Technical Abstract: Rhizoctonia web blight, caused by binucleate Rhizoctonia spp., is an annual problem in the southern United States on container-grown azaleas (Rhododendron spp.) that receive daily irrigation. Disease progress was assessed weekly from mid-May to early October in blocks of nursery-grown plants at four locations in both 2006 and 2007. Disease severity was assessed by scoring each plant (>395) per block and by more detailed counts of the number of blighted leaves on subsets of 15 randomly selected plants per block. Disease onset occurred from mid-July to mid-August. Disease severity peaked between late August and mid-September, after which it declined due to defoliation of affected leaves and regrowth of new, uninfected leaves.

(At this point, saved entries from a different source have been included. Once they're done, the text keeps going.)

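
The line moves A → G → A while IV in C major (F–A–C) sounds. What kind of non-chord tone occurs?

The harmony at that moment is F major triad (F, A, C); G is not a chord tone.
It is approached by step down from A and left by step up to A.
Step away and step back to the same note — a neighbor tone (lower neighbor).

G is a neighbor tone.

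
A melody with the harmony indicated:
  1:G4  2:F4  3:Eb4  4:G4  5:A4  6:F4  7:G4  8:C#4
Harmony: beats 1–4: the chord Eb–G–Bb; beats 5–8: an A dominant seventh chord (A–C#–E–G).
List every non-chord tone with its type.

F4 (beat 2) — passing tone; F4 (beat 6) — appoggiatura.

The harmony at that moment is Eb major triad (Eb, G, Bb); F4 is not a chord tone.
It is approached by step down from G4 and left by step down to Eb4.
Step in, step out in the same direction — a passing tone.
The harmony at that moment is A dominant seventh chord (A, C#, E, G); F4 is not a chord tone.
It is approached by leap down from A4 and left by step up to G4.
Leap in, step out — an appoggiatura.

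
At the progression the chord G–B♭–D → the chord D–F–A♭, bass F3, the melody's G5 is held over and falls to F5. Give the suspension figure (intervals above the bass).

9–8 suspension.

At the second chord the bass is F3. The suspended G5 lies a ninth above the bass; after resolving down by step to F5, the interval above the bass becomes an octave.
Suspension figures are named by those two intervals: 9–8.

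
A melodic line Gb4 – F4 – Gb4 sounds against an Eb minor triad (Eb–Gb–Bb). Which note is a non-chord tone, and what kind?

The harmony at that moment is Eb minor triad (Eb, Gb, Bb); F4 is not a chord tone.
It is approached by step down from Gb4 and left by step up to Gb4.
Step away and step back to the same note — a neighbor tone (lower neighbor).

F4 is a neighbor tone.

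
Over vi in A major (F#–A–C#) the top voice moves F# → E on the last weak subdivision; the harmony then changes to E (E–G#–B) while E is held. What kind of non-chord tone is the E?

E is an anticipation.

The harmony at that moment is F# minor triad (F#, A, C#); E is not a chord tone.
It is approached by step down from F# and then sustained as the same pitch into the next harmony.
Arriving early and becoming a chord tone when the harmony changes — an anticipation.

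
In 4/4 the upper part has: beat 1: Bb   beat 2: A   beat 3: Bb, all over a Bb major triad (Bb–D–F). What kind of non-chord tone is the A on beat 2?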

Based on the relative increase in the log-transformed number of infected leaves per plant from disease onset to the peak of the disease progress curve, weekly assessment periods were classified as having rapid (>10% increase), intermediate (0 to 10%), or slow (<0%) disease progress. Three-day moving averages (MAs) of various weather variables were calculated, and lagged values (by 5 days) of the MAs were used in an attempt to predict these disease progress periods. Of the periods assessed as slow disease progress, 92.3% (24 of 26) met at least one of the following criteria for the lagged MAs: min. temperature <20'C, max. temperature >35'C, avg. temperature >28'C, or avg. vapor pressure deficit <2.5 hPa. One or more of these same criteria were met in only 3 of 16 (18.5%) assessment periods with rapid disease progress, indicating that periods with rapid vs. slow disease progression could be distinguished reasonably well based on weather. However, weather variables were not useful in separating periods with either rapid or slow disease progress from intermediate progress. Thus, weather variables might be most useful when used in a negative prognosis approach to predict disease risk as being "not low" or "not high".